Doğum günü kutlaması için gelen konukların çoğu ayrılmıştı. Fan Wu She yaralarını bahane ederek Xie Bi An'ı rahatsız etmişti, bu yüzden Lan Chui Han ve Xie Bi An neredeyse birbirini hiç görememişti.

Ciddiyetini göstermek için, Li Bu Yu onları yolcu etmesi için tek oğlu olan Li Zhi Qing'i göndermişti.

Fan Wu She, Li Zhi Qing'i gördüğünde sanki Li Bu Yu'ya bakıyormuş gibi hissetti. Aslında, Li Bu Yu'nun gençken neye benzediğini uzun zamandır unutmuştu, ama iyi bir yüzü olduğunu hatırlıyordu.

Bu kişi Lan Chui Han'dan farklıydı, ne onun kadar yetenekliydi ne çok kibirliydi ne de çok mütevazıydı. Sıradan bir öğrenciyle bile karşılaştığında, Li Zhi Qing'in nasıl davranacağını hayal etmek hiç de zor değildi.

Fan Wu She midesinin bulandığını hissetti. Önceki yaşamında sahip olduğu o ihtişamlı gücünü tekrar kazandığında, Li ailesinin soyunu tamamen yok edecekti.

Lanxi Kasabası'na yaklaştıklarında Lan Chui Han söze girdi, "Bölgeyi doğru dürüst gezemedik, ne kadar üzücü."

"Evet." dedi Xie Bi An, kabul etmesine rağmen, kalbinde pişmanlık hissetmiyordu.

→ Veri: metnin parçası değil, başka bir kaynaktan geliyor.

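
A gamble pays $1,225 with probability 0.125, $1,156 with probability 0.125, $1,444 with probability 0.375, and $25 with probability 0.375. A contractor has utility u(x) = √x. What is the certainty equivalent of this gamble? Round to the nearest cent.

E[u] = 0.125·√1225 + 0.125·√1156 + 0.375·√1444 + 0.375·√25 = 0.125·35 + 0.125·34 + 0.375·38 + 0.375·5 = 24.75
CE = (24.75)² = 612.5625

$612.56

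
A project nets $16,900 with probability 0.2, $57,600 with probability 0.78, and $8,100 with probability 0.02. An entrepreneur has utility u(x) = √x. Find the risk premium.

E[u] = 0.2·√16900 + 0.78·√57600 + 0.02·√8100 = 0.2·130 + 0.78·240 + 0.02·90 = 215
CE = (215)² = 46225
Risk premium = EV − CE = 48470 − 46225 = 2245

$2,245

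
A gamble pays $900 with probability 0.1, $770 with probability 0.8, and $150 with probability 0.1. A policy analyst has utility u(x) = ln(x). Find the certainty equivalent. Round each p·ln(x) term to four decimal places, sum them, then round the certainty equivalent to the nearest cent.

E[u] = 0.1·ln(900) + 0.8·ln(770) + 0.1·ln(150) = 0.6802 + 5.3171 + 0.5011 = 6.4984
CE = e^6.4984 ≈ 664.08

$664.08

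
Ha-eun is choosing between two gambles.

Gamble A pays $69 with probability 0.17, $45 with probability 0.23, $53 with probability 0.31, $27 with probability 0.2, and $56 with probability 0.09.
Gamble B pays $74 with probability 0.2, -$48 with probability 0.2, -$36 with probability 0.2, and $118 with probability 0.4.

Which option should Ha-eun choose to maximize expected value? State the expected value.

Gamble A = 0.17 × 69 + 0.23 × 45 + 0.31 × 53 + 0.2 × 27 + 0.09 × 56 = 11.73 + 10.35 + 16.43 + 5.4 + 5.04 = 48.95
Gamble B = 0.2 × 74 + 0.2 × (-48) + 0.2 × (-36) + 0.4 × 118 = 14.8 − 9.6 − 7.2 + 47.2 = 45.2

Gamble A ($48.95)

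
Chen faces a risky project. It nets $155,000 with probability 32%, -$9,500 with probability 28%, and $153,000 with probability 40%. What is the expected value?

$108,140

EV = 0.32 × 155000 + 0.28 × (-9500) + 0.4 × 153000 = 49600 − 2660 + 61200 = 108140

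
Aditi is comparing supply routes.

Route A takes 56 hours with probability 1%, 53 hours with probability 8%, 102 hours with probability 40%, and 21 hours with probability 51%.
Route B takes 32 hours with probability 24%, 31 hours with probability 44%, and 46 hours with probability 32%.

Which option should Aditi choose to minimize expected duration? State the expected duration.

Route A = 0.01 × 56 + 0.08 × 53 + 0.4 × 102 + 0.51 × 21 = 0.56 + 4.24 + 40.8 + 10.71 = 56.31
Route B = 0.24 × 32 + 0.44 × 31 + 0.32 × 46 = 7.68 + 13.64 + 14.72 = 36.04

Route B (36.04 hours)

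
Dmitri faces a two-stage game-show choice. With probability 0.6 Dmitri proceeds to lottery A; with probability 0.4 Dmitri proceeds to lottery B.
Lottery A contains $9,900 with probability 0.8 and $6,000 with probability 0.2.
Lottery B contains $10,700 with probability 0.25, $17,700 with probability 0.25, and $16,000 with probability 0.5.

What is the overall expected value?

EV(A) = 0.8 × 9900 + 0.2 × 6000 = 7920 + 1200 = 9120
EV(B) = 0.25 × 10700 + 0.25 × 17700 + 0.5 × 16000 = 2675 + 4425 + 8000 = 15100
Overall = 0.6 × 9120 + 0.4 × 15100 = 5472 + 6040 = 11512

$11,512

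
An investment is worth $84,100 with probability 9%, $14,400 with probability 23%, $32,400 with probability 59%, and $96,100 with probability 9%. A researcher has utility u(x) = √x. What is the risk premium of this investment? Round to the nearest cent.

$3,377.16

E[u] = 0.09·√84100 + 0.23·√14400 + 0.59·√32400 + 0.09·√96100 = 0.09·290 + 0.23·120 + 0.59·180 + 0.09·310 = 187.8
CE = (187.8)² = 35268.84
Risk premium = EV − CE = 38646 − 35268.84 = 3377.16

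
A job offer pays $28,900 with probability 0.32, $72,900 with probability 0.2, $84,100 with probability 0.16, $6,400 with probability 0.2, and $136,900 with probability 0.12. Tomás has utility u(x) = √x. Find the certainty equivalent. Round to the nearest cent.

$46,311.04

E[u] = 0.32·√28900 + 0.2·√72900 + 0.16·√84100 + 0.2·√6400 + 0.12·√136900 = 0.32·170 + 0.2·270 + 0.16·290 + 0.2·80 + 0.12·370 = 215.2
CE = (215.2)² = 46311.04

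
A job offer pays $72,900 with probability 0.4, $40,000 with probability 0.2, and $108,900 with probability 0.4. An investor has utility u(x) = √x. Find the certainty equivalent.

$78,400

E[u] = 0.4·√72900 + 0.2·√40000 + 0.4·√108900 = 0.4·270 + 0.2·200 + 0.4·330 = 280
CE = (280)² = 78400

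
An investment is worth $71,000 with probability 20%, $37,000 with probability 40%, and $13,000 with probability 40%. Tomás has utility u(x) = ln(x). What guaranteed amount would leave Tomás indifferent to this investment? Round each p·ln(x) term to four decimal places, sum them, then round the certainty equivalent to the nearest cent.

E[u] = 0.2·ln(71000) + 0.4·ln(37000) + 0.4·ln(13000) = 2.2341 + 4.2075 + 3.7891 = 10.2307
CE = e^10.2307 ≈ 27741.92

$27,741.92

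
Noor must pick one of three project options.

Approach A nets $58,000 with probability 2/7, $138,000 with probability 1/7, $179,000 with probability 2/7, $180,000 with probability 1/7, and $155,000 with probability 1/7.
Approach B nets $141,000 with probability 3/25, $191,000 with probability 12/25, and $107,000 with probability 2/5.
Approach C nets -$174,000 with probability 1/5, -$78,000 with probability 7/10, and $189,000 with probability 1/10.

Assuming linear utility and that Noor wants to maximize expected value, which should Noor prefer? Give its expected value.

Approach A = 2/7 × 58000 + 1/7 × 138000 + 2/7 × 179000 + 1/7 × 180000 + 1/7 × 155000 = 16571.4286 + 19714.2857 + 51142.8571 + 25714.2857 + 22142.8571 = 135285.7143
Approach B = 3/25 × 141000 + 12/25 × 191000 + 2/5 × 107000 = 16920 + 91680 + 42800 = 151400
Approach C = 1/5 × (-174000) + 7/10 × (-78000) + 1/10 × 189000 = -34800 − 54600 + 18900 = -70500

Approach B ($151,400)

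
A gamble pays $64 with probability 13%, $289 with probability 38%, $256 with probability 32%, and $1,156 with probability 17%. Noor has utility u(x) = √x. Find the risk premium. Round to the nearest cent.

E[u] = 0.13·√64 + 0.38·√289 + 0.32·√256 + 0.17·√1156 = 0.13·8 + 0.38·17 + 0.32·16 + 0.17·34 = 18.4
CE = (18.4)² = 338.56
Risk premium = EV − CE = 396.58 − 338.56 = 58.02

$58.02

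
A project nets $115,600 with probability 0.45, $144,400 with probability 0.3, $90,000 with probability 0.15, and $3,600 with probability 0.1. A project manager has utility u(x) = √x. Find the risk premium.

$8,076

E[u] = 0.45·√115600 + 0.3·√144400 + 0.15·√90000 + 0.1·√3600 = 0.45·340 + 0.3·380 + 0.15·300 + 0.1·60 = 318
CE = (318)² = 101124
Risk premium = EV − CE = 109200 − 101124 = 8076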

Artık burayı merak etmiyordu, sadece korkuyordu. Şu anda, mümkün olan en kısa sürede eve dönmek istiyordu.

Li Zhi Qing yanıt verdi, "Shu Dağı sizleri her zaman seçkin konuklar olarak ağırlayacaktır. Bir sonraki ziyaretinizde Wuliang Sekti, bu sefer yaşanan tatsızlığı telafi etmek için elinden geleni yapacaktır."

"Çok naziksiniz."

Yollarının ayrılacağı yere ulaştıktan sonra Lan Chui Han, Xie Bi An'ı bir kenara çağırdı ve epey üzgün bir ifadeyle konuşmaya başladı, "Bu seyahatten sonra seni Jinling'e misafir olarak davet etmek istiyordum ama şimdi iyileşmek için geri dönmelisin. Bi An, gelecek yıl bahar çiçekleri açtığında, beraber Huayueye'deki orkidelere bakmaya gitmek için sözleşelim, olur mu?"

Xie Bi An gülümsedi, "Elbette olur, o halde bu bir söz. Gelecek yıl bahar çiçekleri açtığında orada olacağım."

Fan Wu She kenarda duruyordu, başka yöne bakıyor olmasına rağmen keskin duyularıyla tüm bu muhabbete kulak misafiri olmuştu. Hatta hiçbir sözü kaçırmamak için ruhani güçlerini kulaklarında yoğunlaştırmıştı. Son kısmı duyunca kalbi titremeye başladı.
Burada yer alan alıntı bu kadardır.